ModernLib.Net / Исторические любовные романы / Холт Виктория / Страстная Лилит - Чтение (стр. 11)
Автор: Холт Виктория
Жанр: Исторические любовные романы
Серия: Принц-странник

 

 


– Ага! – сказал он, увидев Аманду. – Стало быть, леди принесла готовые сорочки, не так ли?

Он осклабился и, хотя у него и был отталкивающий вид, Аманда почувствовала облегчение, увидев признак дружелюбия. Он похлопал по столу, за которым сидел.

– Кладите их, леди. Кладите.

Она положила пакет на указанное им место.

– Впервые здесь, а?

Аманда кивнула в ответ.

– Стало быть, вы принесли готовые сорочки, а? – повторил он, а потом спросил скептически: – И вы хотите, чтобы я заплатил вам за них, а?

Аманда снова кивнула. Она очень боялась его, и ей не нравилась эта маленькая и душная комната.

– А язык проглотили, да?

– Да, – ответила она застенчиво. – Я... я принесла готовые сорочки.

Толстяк, казалось, чем-то забавлялся; откинувшись на спинку стула, он покачался на нем, на двух его задних ножках, и лукаво поглядел на нее.

– Маленькая мисс Золотоволосая! – сказал он.

– Пожалуйста, дайте мне деньги за сорочки, – сказала Аманда. – Я очень тороплюсь.

– Ого! – воскликнул толстяк и принялся хохотать.
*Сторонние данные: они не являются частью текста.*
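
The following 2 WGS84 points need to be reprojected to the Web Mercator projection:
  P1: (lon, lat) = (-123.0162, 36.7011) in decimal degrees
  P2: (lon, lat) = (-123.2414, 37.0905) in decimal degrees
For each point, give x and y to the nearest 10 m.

Web Mercator: x = R·λ, y = R·ln tan(π/4+φ/2), R = 6378137 m.
P1 (36.7011°, -123.0162°) → (-13694100.743, 4397525.471) m.
P2 (37.0905°, -123.2414°) → (-13719169.893, 4451728.839) m.

P1: x -13694100 m, y 4397530 m; P2: x -13719170 m, y 4451730 m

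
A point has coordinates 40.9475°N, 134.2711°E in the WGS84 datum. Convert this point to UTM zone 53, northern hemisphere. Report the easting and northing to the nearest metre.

Zone 53 central meridian λ₀ = 6×53 − 183 = 135°; Δλ = -0.7289°.
Transverse Mercator on WGS84 with k₀ = 0.9996 gives E = 438649.541 m, N = 4533184.849 m.

E 438650 m, N 4533185 m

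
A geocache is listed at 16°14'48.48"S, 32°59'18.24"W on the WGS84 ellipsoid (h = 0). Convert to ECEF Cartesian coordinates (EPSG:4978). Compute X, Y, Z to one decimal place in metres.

X 5137561.1 m, Y -3334892.6 m, Z -1772964.6 m

WGS84: a = 6378137 m, e² = 0.006694380; N(φ) = a/√(1−e²sin²φ) = 6379808.722 m.
X = (N+h)·cosφ·cosλ = 5137561.136 m; Y = (N+h)·cosφ·sinλ = -3334892.606 m; Z = (N(1−e²)+h)·sinφ = -1772964.611 m.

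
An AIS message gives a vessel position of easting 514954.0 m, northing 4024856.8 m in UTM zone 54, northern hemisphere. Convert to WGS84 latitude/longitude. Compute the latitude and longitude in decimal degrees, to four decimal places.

Zone 54N: λ₀ = 141°, k₀ = 0.9996, false easting 500000 m.
Meridian distance M = (N − FN)/k₀ = 4026467.4 m.
Inverse transverse Mercator on WGS84 gives φ = 36.36869970°, λ = 141.16669961°.

lat 36.3687°, lon 141.1667°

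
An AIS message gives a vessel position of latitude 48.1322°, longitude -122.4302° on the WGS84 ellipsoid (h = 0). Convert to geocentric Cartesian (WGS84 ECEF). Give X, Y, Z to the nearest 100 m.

WGS84: a = 6378137 m, e² = 0.006694380; N(φ) = a/√(1−e²sin²φ) = 6390009.242 m.
X = (N+h)·cosφ·cosλ = -2287082.450 m; Y = (N+h)·cosφ·sinλ = -3599670.037 m; Z = (N(1−e²)+h)·sinφ = 4726699.625 m.

X -2287100 m, Y -3599700 m, Z 4726700 m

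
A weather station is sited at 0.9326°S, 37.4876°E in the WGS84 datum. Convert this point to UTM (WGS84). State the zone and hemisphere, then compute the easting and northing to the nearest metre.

Zone 37S: E 331710 m, N 9896883 m

Longitude 37.4876° lies in the 6° band [36°, 42°), giving zone 37; latitude is south of the equator, so 37S.
Zone 37 central meridian λ₀ = 6×37 − 183 = 39°; Δλ = -1.5124°.
Transverse Mercator on WGS84 with k₀ = 0.9996 gives E = 331710.224 m, N = 9896883.430 m.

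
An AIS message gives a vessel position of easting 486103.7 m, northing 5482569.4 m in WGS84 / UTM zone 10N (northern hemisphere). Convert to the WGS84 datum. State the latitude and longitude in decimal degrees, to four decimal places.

lat 49.4956°, lon -123.1919°

Zone 10N: λ₀ = -123°, k₀ = 0.9996, false easting 500000 m.
Meridian distance M = (N − FN)/k₀ = 5484763.3 m.
Inverse transverse Mercator on WGS84 gives φ = 49.49560043°, λ = -123.19190060°.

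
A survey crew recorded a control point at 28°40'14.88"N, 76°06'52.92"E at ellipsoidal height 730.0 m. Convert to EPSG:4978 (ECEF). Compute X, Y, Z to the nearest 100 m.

X 1344100 m, Y 5437400 m, Z 3042300 m

WGS84: a = 6378137 m, e² = 0.006694380; N(φ) = a/√(1−e²sin²φ) = 6383056.877 m.
X = (N+h)·cosφ·cosλ = 1344140.482 m; Y = (N+h)·cosφ·sinλ = 5437401.635 m; Z = (N(1−e²)+h)·sinφ = 3042289.211 m.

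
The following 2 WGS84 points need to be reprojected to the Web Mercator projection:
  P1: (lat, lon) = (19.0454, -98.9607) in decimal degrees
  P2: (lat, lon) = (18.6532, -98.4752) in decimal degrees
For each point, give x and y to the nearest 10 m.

P1: x -11016250 m, y 2160280 m; P2: x -10962210 m, y 2114150 m

Web Mercator: x = R·λ, y = R·ln tan(π/4+φ/2), R = 6378137 m.
P1 (19.0454°, -98.9607°) → (-11016254.733, 2160281.759) m.
P2 (18.6532°, -98.4752°) → (-10962209.120, 2114148.075) m.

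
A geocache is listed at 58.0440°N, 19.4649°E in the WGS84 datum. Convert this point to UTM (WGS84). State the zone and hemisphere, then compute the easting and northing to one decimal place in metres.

Zone 34N: E 409377.5 m, N 6434639.0 m

Longitude 19.4649° lies in the 6° band [18°, 24°), giving zone 34; latitude is north of the equator, so 34N.
Zone 34 central meridian λ₀ = 6×34 − 183 = 21°; Δλ = -1.5351°.
Transverse Mercator on WGS84 with k₀ = 0.9996 gives E = 409377.548 m, N = 6434638.956 m.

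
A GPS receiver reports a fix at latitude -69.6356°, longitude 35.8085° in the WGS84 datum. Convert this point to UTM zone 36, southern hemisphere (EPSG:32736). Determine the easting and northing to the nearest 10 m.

E 609040 m, N 2272260 m

Zone 36 central meridian λ₀ = 6×36 − 183 = 33°; Δλ = +2.8085°.
Transverse Mercator on WGS84 with k₀ = 0.9996 gives E = 609040.480 m, N = 2272256.921 m.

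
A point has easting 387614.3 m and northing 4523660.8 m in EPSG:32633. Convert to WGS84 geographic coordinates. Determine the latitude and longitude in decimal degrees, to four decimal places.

lat 40.8563°, lon 13.6666°

Zone 33N: λ₀ = 15°, k₀ = 0.9996, false easting 500000 m.
Meridian distance M = (N − FN)/k₀ = 4525471.0 m.
Inverse transverse Mercator on WGS84 gives φ = 40.85630042°, λ = 13.66659959°.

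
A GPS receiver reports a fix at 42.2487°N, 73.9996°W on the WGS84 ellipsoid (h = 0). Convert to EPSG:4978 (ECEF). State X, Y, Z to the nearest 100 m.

X 1303400 m, Y -4545300 m, Z 4266100 m

WGS84: a = 6378137 m, e² = 0.006694380; N(φ) = a/√(1−e²sin²φ) = 6387809.798 m.
X = (N+h)·cosφ·cosλ = 1303374.715 m; Y = (N+h)·cosφ·sinλ = -4545288.046 m; Z = (N(1−e²)+h)·sinφ = 4266092.678 m.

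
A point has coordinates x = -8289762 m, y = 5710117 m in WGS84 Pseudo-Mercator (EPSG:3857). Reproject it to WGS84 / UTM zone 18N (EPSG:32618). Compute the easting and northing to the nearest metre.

E 541504 m, N 5045300 m

Web Mercator inverse (R = 6378137 m) → φ = 45.55999932°, λ = -74.46819906°.
UTM 18N forward: E = 541503.744 m, N = 5045299.814 m.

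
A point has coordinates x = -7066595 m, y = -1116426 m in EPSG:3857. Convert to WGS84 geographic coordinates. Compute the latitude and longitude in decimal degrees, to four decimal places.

R = 6378137 m. λ = x/R = -63.48030295°.
φ = 2·arctan(exp(y/R)) − 90° = 2·arctan(0.83942) − 90° = -9.97820128°.

lat -9.9782°, lon -63.4803°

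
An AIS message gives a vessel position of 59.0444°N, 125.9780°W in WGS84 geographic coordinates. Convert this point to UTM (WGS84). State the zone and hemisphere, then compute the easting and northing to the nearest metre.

Zone 10N: E 329164 m, N 6548805 m

Longitude -125.9780° lies in the 6° band [-126°, -120°), giving zone 10; latitude is north of the equator, so 10N.
Zone 10 central meridian λ₀ = 6×10 − 183 = -123°; Δλ = -2.9780°.
Transverse Mercator on WGS84 with k₀ = 0.9996 gives E = 329163.554 m, N = 6548804.641 m.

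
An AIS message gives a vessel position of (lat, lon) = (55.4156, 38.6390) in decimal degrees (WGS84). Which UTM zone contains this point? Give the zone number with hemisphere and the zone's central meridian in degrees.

UTM zone = ⌊(λ + 180)/6⌋ + 1; 38.6390° ∈ [36°, 42°) → zone 37.
Hemisphere: N (φ ≥ 0).
Central meridian λ₀ = 6×37 − 183 = 39°.

Zone 37N, central meridian 39°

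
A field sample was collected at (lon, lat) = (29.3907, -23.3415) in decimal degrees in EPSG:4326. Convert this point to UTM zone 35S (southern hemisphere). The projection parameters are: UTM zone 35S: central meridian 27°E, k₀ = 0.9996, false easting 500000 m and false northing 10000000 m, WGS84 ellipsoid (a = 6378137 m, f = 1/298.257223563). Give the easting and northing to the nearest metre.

Zone 35 central meridian λ₀ = 6×35 − 183 = 27°; Δλ = +2.3907°.
Transverse Mercator on WGS84 with k₀ = 0.9996 gives E = 744430.909 m, N = 7416654.189 m.

E 744431 m, N 7416654 m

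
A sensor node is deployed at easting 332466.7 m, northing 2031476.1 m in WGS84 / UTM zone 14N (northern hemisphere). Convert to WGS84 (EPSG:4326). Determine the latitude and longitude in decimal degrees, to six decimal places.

Zone 14N: λ₀ = -99°, k₀ = 0.9996, false easting 500000 m.
Meridian distance M = (N − FN)/k₀ = 2032289.0 m.
Inverse transverse Mercator on WGS84 gives φ = 18.36659971°, λ = -100.58569978°.

lat 18.366600°, lon -100.585700°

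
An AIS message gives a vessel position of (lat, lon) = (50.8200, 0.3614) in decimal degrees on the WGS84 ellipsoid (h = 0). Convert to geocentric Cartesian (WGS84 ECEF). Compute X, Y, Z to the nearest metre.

X 4037492 m, Y 25467 m, Z 4920918 m

WGS84: a = 6378137 m, e² = 0.006694380; N(φ) = a/√(1−e²sin²φ) = 6391003.939 m.
X = (N+h)·cosφ·cosλ = 4037492.388 m; Y = (N+h)·cosφ·sinλ = 25467.305 m; Z = (N(1−e²)+h)·sinφ = 4920918.446 m.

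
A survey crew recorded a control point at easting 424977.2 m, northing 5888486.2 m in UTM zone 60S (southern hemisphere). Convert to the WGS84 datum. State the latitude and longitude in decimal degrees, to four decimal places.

lat -37.1470°, lon 176.1552°

Zone 60S: λ₀ = 177°, k₀ = 0.9996, false easting 500000 m, false northing 10000000 m.
Meridian distance M = (N − FN)/k₀ = -4113159.1 m.
Inverse transverse Mercator on WGS84 gives φ = -37.14700032°, λ = 176.15519972°.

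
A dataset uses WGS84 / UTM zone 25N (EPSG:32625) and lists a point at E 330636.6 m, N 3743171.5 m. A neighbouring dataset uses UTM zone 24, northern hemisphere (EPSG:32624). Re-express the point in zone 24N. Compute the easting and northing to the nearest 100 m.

E 886100 m, N 3749500 m

UTM 25N → geographic: φ = 33.81520037°, λ = -34.82989992°.
UTM 24N (λ₀ = -39°) forward: E = 886062.271 m, N = 3749492.972 m.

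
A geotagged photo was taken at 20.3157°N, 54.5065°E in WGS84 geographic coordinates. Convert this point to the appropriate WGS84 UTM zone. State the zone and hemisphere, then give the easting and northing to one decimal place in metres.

Longitude 54.5065° lies in the 6° band [54°, 60°), giving zone 40; latitude is north of the equator, so 40N.
Zone 40 central meridian λ₀ = 6×40 − 183 = 57°; Δλ = -2.4935°.
Transverse Mercator on WGS84 with k₀ = 0.9996 gives E = 239628.005 m, N = 2248385.242 m.

Zone 40N: E 239628.0 m, N 2248385.2 m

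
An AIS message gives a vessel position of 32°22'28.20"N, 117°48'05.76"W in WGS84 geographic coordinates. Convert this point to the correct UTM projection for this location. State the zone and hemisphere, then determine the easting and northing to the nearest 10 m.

Zone 11N: E 424590 m, N 3582230 m

Longitude -117.8016° lies in the 6° band [-120°, -114°), giving zone 11; latitude is north of the equator, so 11N.
Zone 11 central meridian λ₀ = 6×11 − 183 = -117°; Δλ = -0.8016°.
Transverse Mercator on WGS84 with k₀ = 0.9996 gives E = 424592.908 m, N = 3582229.880 m.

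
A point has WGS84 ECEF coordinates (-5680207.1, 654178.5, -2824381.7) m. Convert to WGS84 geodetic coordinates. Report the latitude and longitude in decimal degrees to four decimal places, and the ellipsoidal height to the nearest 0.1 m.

lat -26.4409°, lon 173.4303°, h 3365.0 m

λ = atan2(Y, X) = 173.43029966°; p = √(X²+Y²) = 5717753.2 m.
Bowring's method on WGS84 (a = 6378137 m, b = 6356752.314 m) gives φ = -26.44090018°, h = 3364.980 m.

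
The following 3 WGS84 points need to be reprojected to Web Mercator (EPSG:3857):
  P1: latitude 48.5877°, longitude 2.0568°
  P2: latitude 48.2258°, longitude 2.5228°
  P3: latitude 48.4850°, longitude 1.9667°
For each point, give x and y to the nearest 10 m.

Web Mercator: x = R·λ, y = R·ln tan(π/4+φ/2), R = 6378137 m.
P1 (48.5877°, 2.0568°) → (228961.929, 6205190.085) m.
P2 (48.2258°, 2.5228°) → (280836.811, 6144502.457) m.
P3 (48.4850°, 1.9667°) → (218932.043, 6187924.197) m.

P1: x 228960 m, y 6205190 m; P2: x 280840 m, y 6144500 m; P3: x 218930 m, y 6187920 m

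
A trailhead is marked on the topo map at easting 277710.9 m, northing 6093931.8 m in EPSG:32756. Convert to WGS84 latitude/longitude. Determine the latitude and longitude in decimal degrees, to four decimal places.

Zone 56S: λ₀ = 153°, k₀ = 0.9996, false easting 500000 m, false northing 10000000 m.
Meridian distance M = (N − FN)/k₀ = -3907631.3 m.
Inverse transverse Mercator on WGS84 gives φ = -35.27310044°, λ = 150.55609963°.

lat -35.2731°, lon 150.5561°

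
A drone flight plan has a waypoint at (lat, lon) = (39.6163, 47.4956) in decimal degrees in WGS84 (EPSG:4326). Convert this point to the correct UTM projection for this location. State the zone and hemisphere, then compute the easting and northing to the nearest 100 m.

Longitude 47.4956° lies in the 6° band [42°, 48°), giving zone 38; latitude is north of the equator, so 38N.
Zone 38 central meridian λ₀ = 6×38 − 183 = 45°; Δλ = +2.4956°.
Transverse Mercator on WGS84 with k₀ = 0.9996 gives E = 714223.988 m, N = 4388147.593 m.

Zone 38N: E 714200 m, N 4388100 m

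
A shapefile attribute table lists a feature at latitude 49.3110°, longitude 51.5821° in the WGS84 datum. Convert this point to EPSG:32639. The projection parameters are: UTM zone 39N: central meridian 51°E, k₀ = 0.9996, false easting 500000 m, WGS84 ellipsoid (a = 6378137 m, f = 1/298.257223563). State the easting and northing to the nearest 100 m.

E 542300 m, N 5462200 m

Zone 39 central meridian λ₀ = 6×39 − 183 = 51°; Δλ = +0.5821°.
Transverse Mercator on WGS84 with k₀ = 0.9996 gives E = 542310.440 m, N = 5462192.085 m.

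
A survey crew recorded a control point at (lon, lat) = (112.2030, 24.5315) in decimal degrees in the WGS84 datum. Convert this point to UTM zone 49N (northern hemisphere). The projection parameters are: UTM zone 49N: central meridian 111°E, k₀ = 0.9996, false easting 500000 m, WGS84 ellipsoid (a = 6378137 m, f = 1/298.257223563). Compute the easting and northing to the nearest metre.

E 621857 m, N 2713604 m

Zone 49 central meridian λ₀ = 6×49 − 183 = 111°; Δλ = +1.2030°.
Transverse Mercator on WGS84 with k₀ = 0.9996 gives E = 621856.555 m, N = 2713604.232 m.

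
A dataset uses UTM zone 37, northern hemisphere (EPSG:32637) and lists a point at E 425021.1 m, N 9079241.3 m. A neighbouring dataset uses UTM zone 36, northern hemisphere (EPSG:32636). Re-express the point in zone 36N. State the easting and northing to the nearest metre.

UTM 37N → geographic: φ = 81.74360045°, λ = 34.31820116°.
UTM 36N (λ₀ = 33°) forward: E = 521131.717 m, N = 9076448.505 m.

E 521132 m, N 9076449 m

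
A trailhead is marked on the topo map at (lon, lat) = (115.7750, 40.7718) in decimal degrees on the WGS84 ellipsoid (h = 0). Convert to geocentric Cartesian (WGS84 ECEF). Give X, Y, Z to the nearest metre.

X -2103390 m, Y 4355921 m, Z 4143264 m

WGS84: a = 6378137 m, e² = 0.006694380; N(φ) = a/√(1−e²sin²φ) = 6387261.214 m.
X = (N+h)·cosφ·cosλ = -2103390.188 m; Y = (N+h)·cosφ·sinλ = 4355921.004 m; Z = (N(1−e²)+h)·sinφ = 4143264.293 m.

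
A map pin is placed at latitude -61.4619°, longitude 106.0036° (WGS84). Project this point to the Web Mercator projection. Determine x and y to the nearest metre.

Web Mercator is spherical with R = a = 6378137 m.
x = R·λ = 6378137 × 1.850111839 = 11800266.774 m.
y = R·ln tan(π/4 + φ/2) = 6378137 × -1.369155645 = -8732662.275 m.

x 11800267 m, y -8732662 m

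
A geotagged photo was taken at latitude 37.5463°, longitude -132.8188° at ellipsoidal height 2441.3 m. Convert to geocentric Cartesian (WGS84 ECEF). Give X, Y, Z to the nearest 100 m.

WGS84: a = 6378137 m, e² = 0.006694380; N(φ) = a/√(1−e²sin²φ) = 6386080.157 m.
X = (N+h)·cosφ·cosλ = -3442732.481 m; Y = (N+h)·cosφ·sinλ = -3715366.750 m; Z = (N(1−e²)+h)·sinφ = 3867127.389 m.

X -3442700 m, Y -3715400 m, Z 3867100 m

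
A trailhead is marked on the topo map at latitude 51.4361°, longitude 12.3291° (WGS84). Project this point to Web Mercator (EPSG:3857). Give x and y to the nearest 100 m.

x 1372500 m, y 6698800 m

Web Mercator is spherical with R = a = 6378137 m.
x = R·λ = 6378137 × 0.215183389 = 1372469.134 m.
y = R·ln tan(π/4 + φ/2) = 6378137 × 1.050275392 = 6698800.340 m.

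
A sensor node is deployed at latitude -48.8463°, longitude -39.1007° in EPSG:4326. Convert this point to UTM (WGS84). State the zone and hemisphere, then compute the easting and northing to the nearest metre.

Longitude -39.1007° lies in the 6° band [-42°, -36°), giving zone 24; latitude is south of the equator, so 24S.
Zone 24 central meridian λ₀ = 6×24 − 183 = -39°; Δλ = -0.1007°.
Transverse Mercator on WGS84 with k₀ = 0.9996 gives E = 492611.911 m, N = 4589625.201 m.

Zone 24S: E 492612 m, N 4589625 m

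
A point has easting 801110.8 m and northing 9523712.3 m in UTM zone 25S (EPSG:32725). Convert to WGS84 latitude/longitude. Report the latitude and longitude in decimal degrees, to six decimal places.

Zone 25S: λ₀ = -33°, k₀ = 0.9996, false easting 500000 m, false northing 10000000 m.
Meridian distance M = (N − FN)/k₀ = -476478.3 m.
Inverse transverse Mercator on WGS84 gives φ = -4.30420033°, λ = -30.28740016°.

lat -4.304200°, lon -30.287400°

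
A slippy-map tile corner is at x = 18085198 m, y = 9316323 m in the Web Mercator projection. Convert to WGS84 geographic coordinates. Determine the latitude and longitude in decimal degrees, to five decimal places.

lat 63.86800°, lon 162.46210°

R = 6378137 m. λ = x/R = 162.46209780°.
φ = 2·arctan(exp(y/R)) − 90° = 2·arctan(4.30882) − 90° = 63.86799950°.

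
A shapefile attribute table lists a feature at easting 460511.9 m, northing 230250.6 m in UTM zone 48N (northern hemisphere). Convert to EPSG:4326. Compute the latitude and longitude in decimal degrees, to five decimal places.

lat 2.08310°, lon 104.64490°

Zone 48N: λ₀ = 105°, k₀ = 0.9996, false easting 500000 m.
Meridian distance M = (N − FN)/k₀ = 230342.7 m.
Inverse transverse Mercator on WGS84 gives φ = 2.08309995°, λ = 104.64489960°.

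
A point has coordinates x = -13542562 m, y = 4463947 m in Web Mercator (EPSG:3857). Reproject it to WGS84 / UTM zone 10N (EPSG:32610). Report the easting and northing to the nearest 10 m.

Web Mercator inverse (R = 6378137 m) → φ = 37.17800130°, λ = -121.65490431°.
UTM 10N forward: E = 619404.749 m, N = 4115465.993 m.

E 619400 m, N 4115470 m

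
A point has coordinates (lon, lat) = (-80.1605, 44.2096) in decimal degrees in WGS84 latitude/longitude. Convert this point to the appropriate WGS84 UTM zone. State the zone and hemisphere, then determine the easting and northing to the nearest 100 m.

Zone 17N: E 567100 m, N 4895500 m

Longitude -80.1605° lies in the 6° band [-84°, -78°), giving zone 17; latitude is north of the equator, so 17N.
Zone 17 central meridian λ₀ = 6×17 − 183 = -81°; Δλ = +0.8395°.
Transverse Mercator on WGS84 with k₀ = 0.9996 gives E = 567068.838 m, N = 4895495.702 m.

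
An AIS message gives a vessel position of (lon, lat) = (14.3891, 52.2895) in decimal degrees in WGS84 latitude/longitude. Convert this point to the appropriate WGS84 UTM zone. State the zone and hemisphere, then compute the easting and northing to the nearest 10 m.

Zone 33N: E 458330 m, N 5793410 m

Longitude 14.3891° lies in the 6° band [12°, 18°), giving zone 33; latitude is north of the equator, so 33N.
Zone 33 central meridian λ₀ = 6×33 − 183 = 15°; Δλ = -0.6109°.
Transverse Mercator on WGS84 with k₀ = 0.9996 gives E = 458332.654 m, N = 5793413.757 m.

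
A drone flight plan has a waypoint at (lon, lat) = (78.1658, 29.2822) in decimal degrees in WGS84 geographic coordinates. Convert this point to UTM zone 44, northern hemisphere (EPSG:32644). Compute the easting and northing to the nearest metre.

Zone 44 central meridian λ₀ = 6×44 − 183 = 81°; Δλ = -2.8342°.
Transverse Mercator on WGS84 with k₀ = 0.9996 gives E = 224643.262 m, N = 3242584.401 m.

E 224643 m, N 3242584 m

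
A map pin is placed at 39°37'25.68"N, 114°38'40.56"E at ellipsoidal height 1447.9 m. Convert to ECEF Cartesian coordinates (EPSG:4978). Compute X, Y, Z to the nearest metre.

WGS84: a = 6378137 m, e² = 0.006694380; N(φ) = a/√(1−e²sin²φ) = 6386837.715 m.
X = (N+h)·cosφ·cosλ = -2051819.411 m; Y = (N+h)·cosφ·sinλ = 4472361.159 m; Z = (N(1−e²)+h)·sinφ = 4046823.471 m.

X -2051819 m, Y 4472361 m, Z 4046823 m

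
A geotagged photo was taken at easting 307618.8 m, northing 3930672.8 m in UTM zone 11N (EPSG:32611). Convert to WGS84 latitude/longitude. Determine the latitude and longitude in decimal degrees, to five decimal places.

Zone 11N: λ₀ = -117°, k₀ = 0.9996, false easting 500000 m.
Meridian distance M = (N − FN)/k₀ = 3932245.7 m.
Inverse transverse Mercator on WGS84 gives φ = 35.50099958°, λ = -119.12110023°.

lat 35.50100°, lon -119.12110°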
Он повернулся к сорочкам и заговорил с ними, как поняла Аманда, подражая ее манере: – Маленькая мисс Золотоволосая торопится. Маленькая мисс Золотоволосая просит свои деньги, и у нее нет времени, чтобы сказать доброе словечко бедному старому Джимми.

Было что-то зловещее в его словах.

– Мне очень жаль... – начала она.

– Ого! – продолжал он, все еще обращаясь к сорочкам. – Маленькой мисс Золотоволосой жаль. Хорошо. Не имеет значения. – Он медленно поднялся и обошел стол; потом уселся на него, не спуская с нее глаз. – Мы поглядим на работу, – сказал он. – Поглядим, хорошо ли сделала свою работу маленькая мисс Золотоволосая, верно? Поглядим, заслуживает ли маленькая мисс Золотоволосая оплаты. – Он открыл пакет и начал осматривать выполненную работу. – Ого! Она, похоже, сапожник – эта маленькая мисс Золотоволосая. Маленькая мисс Сапожник, а? Ей следует отправиться к сапожнику вниз по улице и стать у него подмастерьем. – Он дернул одну из пуговиц.

– Это... это несправедливо, – заметила Аманда.

Толстяк подтер нос тыльной стороной руки и, осклабившись, повернулся к ней.

– Не огорчайтесь, маленькая мисс Сапожник. Вы меня сладко поцелуете, и мы никому не скажем о плохой работе. – Он подмигнул ей. – Мы не пожалуемся. Мы скажем, что здесь не было мисс Сапожника. А маленькая мисс Золотоволосая заслужила свою плату.

Аманда отступила назад, испугавшись его.

– Дайте мне мои деньги! – сказала она. – Дайте мне заработанные мной деньги.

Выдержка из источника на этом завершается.